Para reflectir

Perto de Tóquio vivia um grande samurai, já idoso,
que se dedicava a ensinar zen aos jovens.
Apesar de sua idade, corria a lenda de que ainda
era capaz de derrotar qualquer adversário.

Certa tarde, um guerreiro conhecido por sua total
falta de escrúpulos apareceu por ali.
Queria derrotar o samurai e aumentar sua fama.

O velho aceitou o desafio e o jovem começou a insultá-lo.
Chutou algumas pedras em sua direção,
cuspiu em seu rosto, gritou insultos, ofendeu seus ancestrais.
Durante horas fez tudo para provocá-lo,
mas o velho permaneceu impassível.

No final da tarde, sentindo-se já exausto e humilhado,
o impetuoso guerreiro retirou-se.

Desapontados, os alunos perguntaram ao mestre
como ele pudera suportar tanta indignidade.

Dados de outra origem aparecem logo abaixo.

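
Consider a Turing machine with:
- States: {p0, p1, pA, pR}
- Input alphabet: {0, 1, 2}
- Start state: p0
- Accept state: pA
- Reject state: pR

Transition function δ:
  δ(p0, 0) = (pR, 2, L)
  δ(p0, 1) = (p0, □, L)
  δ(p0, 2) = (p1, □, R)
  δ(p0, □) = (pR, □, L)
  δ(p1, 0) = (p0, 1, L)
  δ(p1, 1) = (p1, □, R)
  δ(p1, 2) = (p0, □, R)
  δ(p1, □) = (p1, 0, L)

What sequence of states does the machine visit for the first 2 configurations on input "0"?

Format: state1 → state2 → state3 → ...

Execution trace:
Initial: [p0]0
Step 1: δ(p0, 0) = (pR, 2, L) → [pR]□2

The machine reaches the reject state pR and halts.

State sequence: p0 → pR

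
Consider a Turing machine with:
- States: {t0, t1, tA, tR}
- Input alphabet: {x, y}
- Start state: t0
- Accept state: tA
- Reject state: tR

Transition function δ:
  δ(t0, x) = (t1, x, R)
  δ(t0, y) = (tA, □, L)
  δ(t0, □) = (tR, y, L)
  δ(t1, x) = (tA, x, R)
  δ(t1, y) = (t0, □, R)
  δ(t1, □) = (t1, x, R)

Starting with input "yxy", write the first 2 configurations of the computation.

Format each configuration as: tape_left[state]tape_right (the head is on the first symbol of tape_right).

Transitions applied:
Step 1: δ(t0, y) = (tA, □, L)

The first 2 configurations are:
[t0]yxy ⊢ [tA]□□xy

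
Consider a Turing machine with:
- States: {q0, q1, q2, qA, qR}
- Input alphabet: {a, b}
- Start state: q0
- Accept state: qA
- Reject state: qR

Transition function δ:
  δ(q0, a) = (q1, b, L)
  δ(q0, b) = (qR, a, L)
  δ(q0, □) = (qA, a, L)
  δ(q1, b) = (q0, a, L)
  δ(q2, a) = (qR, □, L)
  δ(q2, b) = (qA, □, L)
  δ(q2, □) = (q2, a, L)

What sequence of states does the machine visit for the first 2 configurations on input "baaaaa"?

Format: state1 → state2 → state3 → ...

Execution trace:
Initial: [q0]baaaaa
Step 1: δ(q0, b) = (qR, a, L) → [qR]□aaaaaa

The machine reaches the reject state qR and halts.

State sequence: q0 → qR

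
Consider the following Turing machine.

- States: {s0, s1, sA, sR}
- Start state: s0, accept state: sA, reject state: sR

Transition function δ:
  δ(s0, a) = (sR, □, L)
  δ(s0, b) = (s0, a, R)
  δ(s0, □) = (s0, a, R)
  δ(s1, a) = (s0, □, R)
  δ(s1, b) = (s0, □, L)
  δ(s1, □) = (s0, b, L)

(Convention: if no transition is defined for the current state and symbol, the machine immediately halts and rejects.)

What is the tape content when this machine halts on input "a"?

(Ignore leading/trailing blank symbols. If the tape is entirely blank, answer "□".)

Execution trace:
Initial: [s0]a
Step 1: δ(s0, a) = (sR, □, L) → [sR]□□

The machine reaches the reject state sR and halts.

Final tape (ignoring leading/trailing blanks): □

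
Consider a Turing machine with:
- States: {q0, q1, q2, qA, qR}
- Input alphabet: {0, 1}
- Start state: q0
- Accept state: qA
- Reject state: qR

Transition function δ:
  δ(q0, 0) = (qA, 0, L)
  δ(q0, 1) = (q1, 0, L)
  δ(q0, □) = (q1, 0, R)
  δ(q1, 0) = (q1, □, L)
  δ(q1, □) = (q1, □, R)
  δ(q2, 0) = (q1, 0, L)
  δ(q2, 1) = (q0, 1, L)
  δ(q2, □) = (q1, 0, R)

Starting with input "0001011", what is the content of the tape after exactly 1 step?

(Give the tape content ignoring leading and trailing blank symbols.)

Execution trace:
Initial: [q0]0001011
Step 1: δ(q0, 0) = (qA, 0, L) → [qA]□0001011

The machine reaches the accept state qA and halts.

After 1 step, the tape (ignoring leading/trailing blanks) is: 0001011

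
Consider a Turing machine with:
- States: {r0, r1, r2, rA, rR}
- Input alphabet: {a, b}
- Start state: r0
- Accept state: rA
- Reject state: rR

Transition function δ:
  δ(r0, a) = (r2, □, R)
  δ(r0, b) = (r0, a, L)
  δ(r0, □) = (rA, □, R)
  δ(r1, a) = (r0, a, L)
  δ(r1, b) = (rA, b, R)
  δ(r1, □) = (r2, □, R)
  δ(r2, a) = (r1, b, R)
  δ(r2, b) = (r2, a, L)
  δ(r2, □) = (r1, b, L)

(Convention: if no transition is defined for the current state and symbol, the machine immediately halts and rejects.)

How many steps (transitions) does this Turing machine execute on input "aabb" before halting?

Execution trace:
Initial: [r0]aabb
Step 1: δ(r0, a) = (r2, □, R) → □[r2]abb
Step 2: δ(r2, a) = (r1, b, R) → □b[r1]bb
Step 3: δ(r1, b) = (rA, b, R) → □bb[rA]b

The machine reaches the accept state rA and halts.

The machine executed 3 steps before halting.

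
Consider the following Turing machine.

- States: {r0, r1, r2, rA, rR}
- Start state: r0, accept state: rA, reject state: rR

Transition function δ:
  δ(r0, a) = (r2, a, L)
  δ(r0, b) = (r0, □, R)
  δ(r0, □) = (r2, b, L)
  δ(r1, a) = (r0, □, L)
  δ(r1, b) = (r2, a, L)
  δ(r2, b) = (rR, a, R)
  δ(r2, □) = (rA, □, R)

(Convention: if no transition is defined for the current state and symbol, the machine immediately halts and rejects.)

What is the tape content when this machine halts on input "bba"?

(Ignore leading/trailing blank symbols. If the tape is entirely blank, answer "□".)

Execution trace:
Initial: [r0]bba
Step 1: δ(r0, b) = (r0, □, R) → □[r0]ba
Step 2: δ(r0, b) = (r0, □, R) → □□[r0]a
Step 3: δ(r0, a) = (r2, a, L) → □[r2]□a
Step 4: δ(r2, □) = (rA, □, R) → □□[rA]a

The machine reaches the accept state rA and halts.

Final tape (ignoring leading/trailing blanks): a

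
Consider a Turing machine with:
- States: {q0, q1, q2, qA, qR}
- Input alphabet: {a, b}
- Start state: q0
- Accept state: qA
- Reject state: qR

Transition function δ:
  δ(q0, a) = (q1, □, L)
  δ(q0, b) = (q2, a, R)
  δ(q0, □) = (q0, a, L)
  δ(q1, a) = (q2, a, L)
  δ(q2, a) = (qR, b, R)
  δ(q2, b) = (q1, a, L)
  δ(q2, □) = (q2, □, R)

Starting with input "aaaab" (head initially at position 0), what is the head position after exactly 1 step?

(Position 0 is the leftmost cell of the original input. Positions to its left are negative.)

Execution trace (head position shown):
Step 0: [q0]aaaab  (head at position 0)
Step 1: move left → [q1]□□aaab  (head at position -1)

After 1 step, the head is at position -1.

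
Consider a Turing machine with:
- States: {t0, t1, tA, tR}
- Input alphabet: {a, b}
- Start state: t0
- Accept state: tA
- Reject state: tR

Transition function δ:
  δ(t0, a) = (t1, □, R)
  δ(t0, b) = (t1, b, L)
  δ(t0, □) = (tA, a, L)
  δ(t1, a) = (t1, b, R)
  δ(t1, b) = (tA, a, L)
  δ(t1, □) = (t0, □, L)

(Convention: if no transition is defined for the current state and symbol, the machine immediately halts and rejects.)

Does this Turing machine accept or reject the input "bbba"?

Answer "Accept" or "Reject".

Execution trace:
Initial: [t0]bbba
Step 1: δ(t0, b) = (t1, b, L) → [t1]□bbba
Step 2: δ(t1, □) = (t0, □, L) → [t0]□□bbba
Step 3: δ(t0, □) = (tA, a, L) → [tA]□a□bbba

The machine reaches the accept state tA and halts.

Answer: Accept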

– Se alguém chega até você com um presente,
e você não o aceita, a quem pertence o presente?
– A quem tentou entregá-lo, respondeu um dos discípulos.
– O mesmo vale para a inveja, a raiva e os insultos.
Quando não são aceitos, continuam pertencendo a
quem o carregava consigo.

A sua paz interior depende exclusivamente de você.
As pessoas não podem lhe tirar a calma.
Só se você permitir…

 

Quando acabei de ler este texto senti que aprendi mais um pouco e sorri. Não é que tenha aprendido propriamente algo novo, simplesmente parece-me uma metáfora excelente para explicar uma realidade que já pensava mas que ainda não tinha encontrado materializado por palavras e sobretudo desta forma tão bonita.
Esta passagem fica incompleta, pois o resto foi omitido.